Born in Ribwik, Czechoslovakia, Elmer William Valo’s name ranks high in major league baseball action. After three years in the minors, the fence-bustin’ outfielder from Palmerton completed 20 years in the majors. He played with nine teams, Philadelphia, Kansas City, Cleveland, New York, Washington, and Minnesota, all-American League clubs, and also performed with Philadelphia, Brooklyn, Los Angeles, and Philadelphia in the National League. He had his diamond career launched regionally while playing with the Lehighton Moose. Valo, a lifetime .282 hitter, always found a way to deliver. He was the ultimate contact hitter. He knew how to put the ball in play, striking out just 284 times in almost 6,000 plate appearances during a splendid 20-year major league career. To put that in perspective, Mike Schmidt whiffed 180 times in the 1975 campaign alone.
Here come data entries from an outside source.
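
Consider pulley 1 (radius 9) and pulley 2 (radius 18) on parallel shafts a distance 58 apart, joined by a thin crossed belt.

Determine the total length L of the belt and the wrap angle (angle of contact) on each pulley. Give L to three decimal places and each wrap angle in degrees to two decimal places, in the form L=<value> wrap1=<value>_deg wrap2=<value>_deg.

crossed belt: β = asin((r1+r2)/C) = asin(27/58) = 27.7437°
wrap1 = wrap2 = π + 2β = 235.4874°
tangent length = C·cosβ = 51.3323
L = (r1+r2)·wrap + 2·C·cosβ = 27·4.1100 + 2·51.3323 = 213.6353

L=213.635 wrap1=235.49_deg wrap2=235.49_deg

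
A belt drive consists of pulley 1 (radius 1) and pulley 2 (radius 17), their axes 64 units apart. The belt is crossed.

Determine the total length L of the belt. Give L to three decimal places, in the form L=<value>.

crossed belt: β = asin((r1+r2)/C) = asin(18/64) = 16.3348°
wrap1 = wrap2 = π + 2β = 212.6696°
tangent length = C·cosβ = 61.4166
L = (r1+r2)·wrap + 2·C·cosβ = 18·3.7118 + 2·61.4166 = 189.6454

L=189.645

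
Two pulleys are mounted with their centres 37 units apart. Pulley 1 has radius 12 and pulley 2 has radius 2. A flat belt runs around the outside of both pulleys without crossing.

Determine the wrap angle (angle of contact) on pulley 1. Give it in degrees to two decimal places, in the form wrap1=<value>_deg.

wrap1=211.36_deg

open belt: β = asin((r2−r1)/C) = asin(-10/37) = -15.6804°
wrap1 = π − 2β = 211.3607°
wrap2 = π + 2β = 148.6393°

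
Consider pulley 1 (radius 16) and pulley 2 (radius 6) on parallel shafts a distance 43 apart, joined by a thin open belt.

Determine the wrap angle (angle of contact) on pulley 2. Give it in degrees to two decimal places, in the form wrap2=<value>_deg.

open belt: β = asin((r2−r1)/C) = asin(-10/43) = -13.4477°
wrap1 = π − 2β = 206.8955°
wrap2 = π + 2β = 153.1045°

wrap2=153.10_deg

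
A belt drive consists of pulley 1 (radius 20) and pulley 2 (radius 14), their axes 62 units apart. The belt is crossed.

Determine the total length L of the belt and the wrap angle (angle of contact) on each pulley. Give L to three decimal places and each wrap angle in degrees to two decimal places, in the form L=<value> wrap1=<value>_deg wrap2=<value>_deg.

L=249.976 wrap1=246.51_deg wrap2=246.51_deg

crossed belt: β = asin((r1+r2)/C) = asin(34/62) = 33.2564°
wrap1 = wrap2 = π + 2β = 246.5129°
tangent length = C·cosβ = 51.8459
L = (r1+r2)·wrap + 2·C·cosβ = 34·4.3025 + 2·51.8459 = 249.9755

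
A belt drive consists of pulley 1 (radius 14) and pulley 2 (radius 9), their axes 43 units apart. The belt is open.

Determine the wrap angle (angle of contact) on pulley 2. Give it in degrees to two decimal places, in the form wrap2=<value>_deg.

wrap2=166.65_deg

open belt: β = asin((r2−r1)/C) = asin(-5/43) = -6.6774°
wrap1 = π − 2β = 193.3548°
wrap2 = π + 2β = 166.6452°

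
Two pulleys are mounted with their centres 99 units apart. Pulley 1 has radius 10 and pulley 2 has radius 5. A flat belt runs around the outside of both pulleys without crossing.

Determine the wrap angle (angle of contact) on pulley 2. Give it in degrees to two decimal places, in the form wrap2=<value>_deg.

wrap2=174.21_deg

open belt: β = asin((r2−r1)/C) = asin(-5/99) = -2.8950°
wrap1 = π − 2β = 185.7899°
wrap2 = π + 2β = 174.2101°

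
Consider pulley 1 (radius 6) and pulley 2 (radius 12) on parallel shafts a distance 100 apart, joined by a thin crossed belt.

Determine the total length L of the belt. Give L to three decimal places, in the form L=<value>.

L=259.798

crossed belt: β = asin((r1+r2)/C) = asin(18/100) = 10.3698°
wrap1 = wrap2 = π + 2β = 200.7395°
tangent length = C·cosβ = 98.3667
L = (r1+r2)·wrap + 2·C·cosβ = 18·3.5036 + 2·98.3667 = 259.7975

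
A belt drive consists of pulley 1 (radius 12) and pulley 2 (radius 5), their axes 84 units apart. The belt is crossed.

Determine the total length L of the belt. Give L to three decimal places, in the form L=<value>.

L=224.859

crossed belt: β = asin((r1+r2)/C) = asin(17/84) = 11.6762°
wrap1 = wrap2 = π + 2β = 203.3525°
tangent length = C·cosβ = 82.2618
L = (r1+r2)·wrap + 2·C·cosβ = 17·3.5492 + 2·82.2618 = 224.8594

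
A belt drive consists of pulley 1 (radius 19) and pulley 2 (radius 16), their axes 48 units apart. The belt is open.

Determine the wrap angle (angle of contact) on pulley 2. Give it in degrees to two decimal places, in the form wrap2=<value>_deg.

open belt: β = asin((r2−r1)/C) = asin(-3/48) = -3.5833°
wrap1 = π − 2β = 187.1666°
wrap2 = π + 2β = 172.8334°

wrap2=172.83_deg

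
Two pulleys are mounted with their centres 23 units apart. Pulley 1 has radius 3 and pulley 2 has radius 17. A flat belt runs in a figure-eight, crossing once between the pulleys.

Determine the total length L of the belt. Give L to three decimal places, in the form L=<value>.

crossed belt: β = asin((r1+r2)/C) = asin(20/23) = 60.4082°
wrap1 = wrap2 = π + 2β = 300.8163°
tangent length = C·cosβ = 11.3578
L = (r1+r2)·wrap + 2·C·cosβ = 20·5.2502 + 2·11.3578 = 127.7203

L=127.720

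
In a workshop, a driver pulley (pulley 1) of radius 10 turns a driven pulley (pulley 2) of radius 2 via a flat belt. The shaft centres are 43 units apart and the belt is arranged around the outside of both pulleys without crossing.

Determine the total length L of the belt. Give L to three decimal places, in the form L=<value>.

open belt: β = asin((r2−r1)/C) = asin(-8/43) = -10.7222°
wrap1 = π − 2β = 201.4443°
wrap2 = π + 2β = 158.5557°
tangent length = C·cosβ = 42.2493
L = r1·wrap1 + r2·wrap2 + 2·C·cosβ = 10·3.5159 + 2·2.7673 + 2·42.2493 = 125.1918

L=125.192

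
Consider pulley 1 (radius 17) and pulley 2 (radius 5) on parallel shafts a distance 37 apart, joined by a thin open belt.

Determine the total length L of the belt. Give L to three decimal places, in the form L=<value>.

open belt: β = asin((r2−r1)/C) = asin(-12/37) = -18.9246°
wrap1 = π − 2β = 217.8493°
wrap2 = π + 2β = 142.1507°
tangent length = C·cosβ = 35.0000
L = r1·wrap1 + r2·wrap2 + 2·C·cosβ = 17·3.8022 + 5·2.4810 + 2·35.0000 = 147.0422

L=147.042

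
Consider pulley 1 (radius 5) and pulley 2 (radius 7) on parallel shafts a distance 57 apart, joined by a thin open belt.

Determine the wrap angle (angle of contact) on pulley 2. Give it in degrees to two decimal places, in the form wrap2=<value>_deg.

wrap2=184.02_deg

open belt: β = asin((r2−r1)/C) = asin(2/57) = 2.0108°
wrap1 = π − 2β = 175.9784°
wrap2 = π + 2β = 184.0216°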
The 5′ 11″, 190 pound, left-handed hitting outfielder compiled six .300 seasons. He was one of the greatest pinch hitters of all-time, ranking first with 90 hits and 91 walks when he retired in 1961. He played 13 years with the A’s, batting .305 with 1,124 hits, 179 doubles, 68 triples, and 98 stolen bases, in 1,240 games. In 1949, his best overall season, he hit two bases-loaded triples in one game. Defensively, Valo was the original Harvey Wallbanger. His spectacular crashes into the right field wall at Shibe Park are vividly recalled by his legion of fans. Valo never took his cherished spot on a major league roster for granted. “It was an honor to play the game. Baseball provided for my family and I’ve always been grateful for that,” he said. “To me, it was a thrill to put on the uniform every day.” Valo was a professional in every respect. He is still the perfect role model for his legion of fans. Brooklyn’s Pete Reiser and Valo raised the act of splattering into an outfield fence an art form. Both sacrificed their body to haul in long flies. “We never sat down and compared notes,” Valo said. “But I do know he had his problems and I sure had mine.” Longtime Valo followers said you could make out his silhouette in Shibe Park’s right field wall until they tore down the tradition-rich yard at 21st and Lehigh. Valo joined Mike Schmidt, Steve Carlton, Jimmy Foxx, Al Simmons, Mickey Cochrane, Grover Cleveland Alexander, Lefty Grove, Eddie Plank, Rube Waddell, Ed Delahanty, Jim Bunning, Eddie Collins, Cy Williams, Jimmie Dykes, Del Ennis, Wally Moses, and Connie Mack in the Philadelphia Baseball Hall of Fame.